Ongoing developments in medical imaging technology have resulted in both increasingly smaller treatment targets – often necessitating beams of less than one centimetre in diameter – and a need for high-precision beam delivery. In turn, this has generated a need for alternative dosimetric tools that can quantify these fields to a higher degree of spatial resolution, without exhibiting partial volume averaging.

Traditionally, radiochromic film has served as the standard tool for small-field and beam profile measurements, providing high spatial resolution. For proton therapy, however, such film can vary show varied responses to changing proton linear energy transfer (LET). Radiochromic films can also be difficult to implement in quality assurance programmes, as they require post-processing, frequently produce measurement artefacts, and can suffer from inconsistent dose mapping due to minor differences between different film lots and scanners.

With this in mind, researchers from the University of Wollongong's Centre for Medical Radiation Physics are working to create more efficient and real-time dosimetric methods for small-field applications. One such development is the dose magnifying glass – a prototype pixelated silicon detector intended to afford both high-spatial resolution point dose measurements and beam profile measurements in real time.

The dose magnifying glass consists of a funnel-shaped array of 128 n+ strips, each 20 µm wide and 2 mm long, placed atop a p-type silicon substrate. The device can provide real-time measurements and has a high spatial resolution – equivalent to that of dosimetric film – allowing for measurement of the smallest fields currently being used in clinical proton therapy. While the device has been tested in photon radiotherapy, intensity-modulated radiation therapy and stereotactic radiotherapy, its potential for use in proton therapy had not previously been assessed.

In this latest study, therefore, medical physicist Andrew Wroe of the Loma Linda University Medical Center and colleagues conducted tests to explore the potential of the dose magnifying glass for use with proton therapy. The researchers recorded depth dose and lateral beam profiles in a water tank using the prototype device, and compared the results with those recorded by a PTW parallel-plate ionization chamber, a PTW proton-specific dosimetry diode and an EBT3 Gafchromic film. They also compared their measurements with data simulated using an in-house developed Geant4-based Monte Carlo application.

The results revealed similar measurements of the depth dose profile between the dose magnifying glass and the diode, ionization chamber and Monte Carlo simulations. The prototype device accurately located the Bragg peak along the depth dose profile, and the recorded response of the dose magnifying glass at the centre of modulation lay within 2.5% of those taken by the PTW dosimetry diode for all energies and modulations.

Furthermore, real-time FWHM and FW90 (full-width at half and 90% of the maximum) beam profile measurements of a 5 mm-wide, 127 MeV proton beam were within one channel, or 0.1 mm, of both the film and Monte Carlo data for all depths tested.

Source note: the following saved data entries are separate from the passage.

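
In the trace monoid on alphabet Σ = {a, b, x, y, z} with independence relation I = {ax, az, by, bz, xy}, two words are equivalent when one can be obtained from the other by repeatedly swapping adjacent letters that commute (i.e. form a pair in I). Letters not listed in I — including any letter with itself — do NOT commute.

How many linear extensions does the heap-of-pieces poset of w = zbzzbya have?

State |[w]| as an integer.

piece 0:z — minimal
piece 1:b — minimal
piece 2:z rests on {0:z}
piece 3:z rests on {2:z}
piece 4:b rests on {1:b}
piece 5:y rests on {3:z}
piece 6:a rests on {4:b, 5:y}
minimal pieces: {0:z, 1:b}
ways to finish when only these pieces remain (= sum over removing one remaining piece with nothing left below it):
  1 left: {6}→1
  2 left: {4,6}→1  {5,6}→1
  3 left: {1,4,6}→1  {3,5,6}→1  {4,5,6}→2
  4 left: {1,4,5,6}→3  {2,3,5,6}→1  {3,4,5,6}→3
  5 left: {0,2,3,5,6}→1  {1,3,4,5,6}→6  {2,3,4,5,6}→4
  placing 0:z first → 10 extensions
  placing 1:b first → 5 extensions
total linear extensions = 15

15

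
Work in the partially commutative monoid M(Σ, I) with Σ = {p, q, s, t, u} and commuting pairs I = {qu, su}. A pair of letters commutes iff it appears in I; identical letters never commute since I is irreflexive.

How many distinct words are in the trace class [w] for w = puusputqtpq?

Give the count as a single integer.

3

drop 0:p onto floor
drop 1:u onto {0:p}
drop 2:u onto {1:u}
drop 3:s onto {0:p}
drop 4:p onto {2:u, 3:s}
drop 5:u onto {4:p}
drop 6:t onto {5:u}
drop 7:q onto {6:t}
drop 8:t onto {7:q}
drop 9:p onto {8:t}
drop 10:q onto {9:p}
ground layer = {0:p}
drop-orders for the pieces not yet dropped (sum over which currently-grounded one goes next):
  1 to go: {10} 1
  2 to go: {9,10} 1
  3 to go: {8,9,10} 1
  4 to go: {7,8,9,10} 1
  5 to go: {6,7,8,9,10} 1
  6 to go: {5,6,7,8,9,10} 1
  7 to go: {4,5,6,7,8,9,10} 1
  8 to go: {2,4,5,6,7,8,9,10} 1  {3,4,5,6,7,8,9,10} 1
  9 to go: {1,2,4,5,6,7,8,9,10} 1  {2,3,4,5,6,7,8,9,10} 2
  if 0:p drops first: 3 orders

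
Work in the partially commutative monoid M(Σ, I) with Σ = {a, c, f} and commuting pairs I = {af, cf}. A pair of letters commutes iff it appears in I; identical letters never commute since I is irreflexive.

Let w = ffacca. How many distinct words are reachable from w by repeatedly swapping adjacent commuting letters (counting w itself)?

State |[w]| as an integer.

15

0(f) covers ∅
1(f) covers 0:f
2(a) covers ∅
3(c) covers 2:a
4(c) covers 3:c
5(a) covers 4:c
floor of heap: 0:f, 2:a
completions by unplaced set U, small U first (add the entries for U minus each lowest piece of U):
  |U|=1: {1}:1  {5}:1
  |U|=2: {0,1}:1  {1,5}:2  {4,5}:1
  |U|=3: {0,1,5}:3  {1,4,5}:3  {3,4,5}:1
  |U|=4: {0,1,4,5}:6  {1,3,4,5}:4  {2,3,4,5}:1
  start at 0(f): 5
  start at 2(a): 10
sum over floor = 15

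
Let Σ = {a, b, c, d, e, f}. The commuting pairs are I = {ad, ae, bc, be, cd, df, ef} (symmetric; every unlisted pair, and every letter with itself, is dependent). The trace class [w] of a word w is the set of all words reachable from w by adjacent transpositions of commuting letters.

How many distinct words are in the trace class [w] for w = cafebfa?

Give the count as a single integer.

6

0(c) covers ∅
1(a) covers 0:c
2(f) covers 1:a
3(e) covers 0:c
4(b) covers 2:f
5(f) covers 4:b
6(a) covers 5:f
floor of heap: 0:c
completions by unplaced set U, small U first (add the entries for U minus each lowest piece of U):
  |U|=1: {3}:1  {6}:1
  |U|=2: {3,6}:2  {5,6}:1
  |U|=3: {3,5,6}:3  {4,5,6}:1
  |U|=4: {2,4,5,6}:1  {3,4,5,6}:4
  |U|=5: {1,2,4,5,6}:1  {2,3,4,5,6}:5
  start at 0(c): 6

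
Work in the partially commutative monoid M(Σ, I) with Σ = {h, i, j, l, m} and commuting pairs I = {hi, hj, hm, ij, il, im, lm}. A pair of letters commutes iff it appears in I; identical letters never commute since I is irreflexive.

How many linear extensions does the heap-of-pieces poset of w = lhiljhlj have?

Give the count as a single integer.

#0=l has no predecessor
#1=h depends on [0:l]
#2=i has no predecessor
#3=l depends on [1:h]
#4=j depends on [3:l]
#5=h depends on [3:l]
#6=l depends on [4:j, 5:h]
#7=j depends on [6:l]
sources: [0:l, 2:i]
N(rest) = Σ N(rest − s) over sources s of rest; N(one piece) = 1:
  size 1 → [2]=1  [7]=1
  size 2 → [2,7]=2  [6,7]=1
  size 3 → [2,6,7]=3  [4,6,7]=1  [5,6,7]=1
  size 4 → [2,4,6,7]=4  [2,5,6,7]=4  [4,5,6,7]=2
  size 5 → [2,4,5,6,7]=10  [3,4,5,6,7]=2
  size 6 → [1,3,4,5,6,7]=2  [2,3,4,5,6,7]=12
  first=0(l) contributes 14
  first=2(i) contributes 2
|[w]| = 16

16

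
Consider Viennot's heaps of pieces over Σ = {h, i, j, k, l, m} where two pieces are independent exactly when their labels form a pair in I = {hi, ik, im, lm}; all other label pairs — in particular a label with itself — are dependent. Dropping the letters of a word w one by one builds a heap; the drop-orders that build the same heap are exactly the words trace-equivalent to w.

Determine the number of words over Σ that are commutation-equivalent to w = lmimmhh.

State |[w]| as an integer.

18

drop 0:l onto floor
drop 1:m onto floor
drop 2:i onto {0:l}
drop 3:m onto {1:m}
drop 4:m onto {3:m}
drop 5:h onto {0:l, 4:m}
drop 6:h onto {5:h}
ground layer = {0:l, 1:m}
drop-orders for the pieces not yet dropped (sum over which currently-grounded one goes next):
  1 to go: {2} 1  {6} 1
  2 to go: {2,6} 2  {5,6} 1
  3 to go: {2,5,6} 3  {4,5,6} 1
  4 to go: {0,2,5,6} 3  {2,4,5,6} 4  {3,4,5,6} 1
  5 to go: {0,2,4,5,6} 7  {1,3,4,5,6} 1  {2,3,4,5,6} 5
  if 0:l drops first: 6 orders
  if 1:m drops first: 12 orders
heap linearizations: 18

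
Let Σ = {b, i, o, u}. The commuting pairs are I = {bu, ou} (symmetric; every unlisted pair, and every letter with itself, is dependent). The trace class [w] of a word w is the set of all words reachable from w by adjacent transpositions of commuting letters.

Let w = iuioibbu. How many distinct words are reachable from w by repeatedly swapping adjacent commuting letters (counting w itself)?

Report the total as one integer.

3

drop 0:i onto floor
drop 1:u onto {0:i}
drop 2:i onto {1:u}
drop 3:o onto {2:i}
drop 4:i onto {3:o}
drop 5:b onto {4:i}
drop 6:b onto {5:b}
drop 7:u onto {4:i}
ground layer = {0:i}
drop-orders for the pieces not yet dropped (sum over which currently-grounded one goes next):
  1 to go: {6} 1  {7} 1
  2 to go: {5,6} 1  {6,7} 2
  3 to go: {5,6,7} 3
  4 to go: {4,5,6,7} 3
  5 to go: {3,4,5,6,7} 3
  6 to go: {2,3,4,5,6,7} 3
  if 0:i drops first: 3 orders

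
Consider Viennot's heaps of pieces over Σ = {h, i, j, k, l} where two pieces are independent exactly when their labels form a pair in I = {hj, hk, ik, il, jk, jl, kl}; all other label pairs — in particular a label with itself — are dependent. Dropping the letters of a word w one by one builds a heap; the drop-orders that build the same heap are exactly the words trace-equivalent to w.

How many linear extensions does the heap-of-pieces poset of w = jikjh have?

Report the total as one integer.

10

#0=j has no predecessor
#1=i depends on [0:j]
#2=k has no predecessor
#3=j depends on [1:i]
#4=h depends on [1:i]
sources: [0:j, 2:k]
N(rest) = Σ N(rest − s) over sources s of rest; N(one piece) = 1:
  size 1 → [2]=1  [3]=1  [4]=1
  size 2 → [2,3]=2  [2,4]=2  [3,4]=2
  size 3 → [1,3,4]=2  [2,3,4]=6
  first=0(j) contributes 8
  first=2(k) contributes 2
|[w]| = 10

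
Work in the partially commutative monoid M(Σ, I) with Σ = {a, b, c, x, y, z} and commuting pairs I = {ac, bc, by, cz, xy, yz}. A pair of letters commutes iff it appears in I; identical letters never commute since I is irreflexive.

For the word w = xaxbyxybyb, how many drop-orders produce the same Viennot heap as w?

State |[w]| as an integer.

#0=x has no predecessor
#1=a depends on [0:x]
#2=x depends on [1:a]
#3=b depends on [2:x]
#4=y depends on [1:a]
#5=x depends on [3:b]
#6=y depends on [4:y]
#7=b depends on [5:x]
#8=y depends on [6:y]
#9=b depends on [7:b]
sources: [0:x]
N(rest) = Σ N(rest − s) over sources s of rest; N(one piece) = 1:
  size 1 → [8]=1  [9]=1
  size 2 → [6,8]=1  [7,9]=1  [8,9]=2
  size 3 → [4,6,8]=1  [5,7,9]=1  [6,8,9]=3  [7,8,9]=3
  size 4 → [3,5,7,9]=1  [4,6,8,9]=4  [5,7,8,9]=4  [6,7,8,9]=6
  size 5 → [2,3,5,7,9]=1  [3,5,7,8,9]=5  [4,6,7,8,9]=10  [5,6,7,8,9]=10
  size 6 → [2,3,5,7,8,9]=6  [3,5,6,7,8,9]=15  [4,5,6,7,8,9]=20
  size 7 → [2,3,5,6,7,8,9]=21  [3,4,5,6,7,8,9]=35
  size 8 → [2,3,4,5,6,7,8,9]=56
  first=0(x) contributes 56

56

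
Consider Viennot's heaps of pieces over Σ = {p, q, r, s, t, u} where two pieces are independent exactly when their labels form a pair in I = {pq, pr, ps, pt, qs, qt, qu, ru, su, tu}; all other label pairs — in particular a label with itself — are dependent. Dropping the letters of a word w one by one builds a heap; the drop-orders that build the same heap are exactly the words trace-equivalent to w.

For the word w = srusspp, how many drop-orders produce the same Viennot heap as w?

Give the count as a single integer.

drop 0:s onto floor
drop 1:r onto {0:s}
drop 2:u onto floor
drop 3:s onto {1:r}
drop 4:s onto {3:s}
drop 5:p onto {2:u}
drop 6:p onto {5:p}
ground layer = {0:s, 2:u}
drop-orders for the pieces not yet dropped (sum over which currently-grounded one goes next):
  1 to go: {4} 1  {6} 1
  2 to go: {3,4} 1  {4,6} 2  {5,6} 1
  3 to go: {1,3,4} 1  {2,5,6} 1  {3,4,6} 3  {4,5,6} 3
  4 to go: {0,1,3,4} 1  {1,3,4,6} 4  {2,4,5,6} 4  {3,4,5,6} 6
  5 to go: {0,1,3,4,6} 5  {1,3,4,5,6} 10  {2,3,4,5,6} 10
  if 0:s drops first: 20 orders
  if 2:u drops first: 15 orders
heap linearizations: 35

35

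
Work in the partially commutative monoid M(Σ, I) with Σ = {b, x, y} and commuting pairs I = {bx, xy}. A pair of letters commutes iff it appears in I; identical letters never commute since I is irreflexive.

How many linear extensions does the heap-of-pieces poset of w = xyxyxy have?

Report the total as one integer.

20

0(x) covers ∅
1(y) covers ∅
2(x) covers 0:x
3(y) covers 1:y
4(x) covers 2:x
5(y) covers 3:y
floor of heap: 0:x, 1:y
completions by unplaced set U, small U first (add the entries for U minus each lowest piece of U):
  |U|=1: {4}:1  {5}:1
  |U|=2: {2,4}:1  {3,5}:1  {4,5}:2
  |U|=3: {0,2,4}:1  {1,3,5}:1  {2,4,5}:3  {3,4,5}:3
  |U|=4: {0,2,4,5}:4  {1,3,4,5}:4  {2,3,4,5}:6
  start at 0(x): 10
  start at 1(y): 10
sum over floor = 20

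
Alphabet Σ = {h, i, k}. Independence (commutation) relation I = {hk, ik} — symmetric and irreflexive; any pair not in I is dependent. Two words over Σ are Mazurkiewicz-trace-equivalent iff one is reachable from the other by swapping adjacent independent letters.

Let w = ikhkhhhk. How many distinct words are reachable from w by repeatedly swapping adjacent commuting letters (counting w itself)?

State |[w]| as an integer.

56

drop 0:i onto floor
drop 1:k onto floor
drop 2:h onto {0:i}
drop 3:k onto {1:k}
drop 4:h onto {2:h}
drop 5:h onto {4:h}
drop 6:h onto {5:h}
drop 7:k onto {3:k}
ground layer = {0:i, 1:k}
drop-orders for the pieces not yet dropped (sum over which currently-grounded one goes next):
  1 to go: {6} 1  {7} 1
  2 to go: {3,7} 1  {5,6} 1  {6,7} 2
  3 to go: {1,3,7} 1  {3,6,7} 3  {4,5,6} 1  {5,6,7} 3
  4 to go: {1,3,6,7} 4  {2,4,5,6} 1  {3,5,6,7} 6  {4,5,6,7} 4
  5 to go: {0,2,4,5,6} 1  {1,3,5,6,7} 10  {2,4,5,6,7} 5  {3,4,5,6,7} 10
  6 to go: {0,2,4,5,6,7} 6  {1,3,4,5,6,7} 20  {2,3,4,5,6,7} 15
  if 0:i drops first: 35 orders
  if 1:k drops first: 21 orders
heap linearizations: 56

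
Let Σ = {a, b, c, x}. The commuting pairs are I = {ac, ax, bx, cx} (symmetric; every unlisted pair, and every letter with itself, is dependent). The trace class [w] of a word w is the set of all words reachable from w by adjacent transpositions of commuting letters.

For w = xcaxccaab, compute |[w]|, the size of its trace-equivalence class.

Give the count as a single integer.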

"The dose magnifying glass tested here proved to be a useful device at measuring depth dose profiles in proton therapy, with a stable response across the entire spread-out Bragg Peak," Wroe and colleagues write in their paper. "In addition, the linear array of small sensitive volumes allowed for accurate point and high-spatial resolution one-dimensional profile measurements of small radiation fields in real-time to be completed with minimal impact from partial volume averaging."

"The application of two-dimensional silicon pixel transmission arrays based on this technology and already developed by the Centre for Medical Radiation Physics could be the next step in real-time quality assurance and commissioning in proton therapy," the researchers conclude.

With this study complete, the researchers are now looking to refine the dose magnifying glass design with a mind to future clinical proton therapy applications – such as by resolving manufacturing issues that led to unresponsive channels in the prototype, and improving the durability of the cabling that connects the magnifying glass to the data acquisition setup.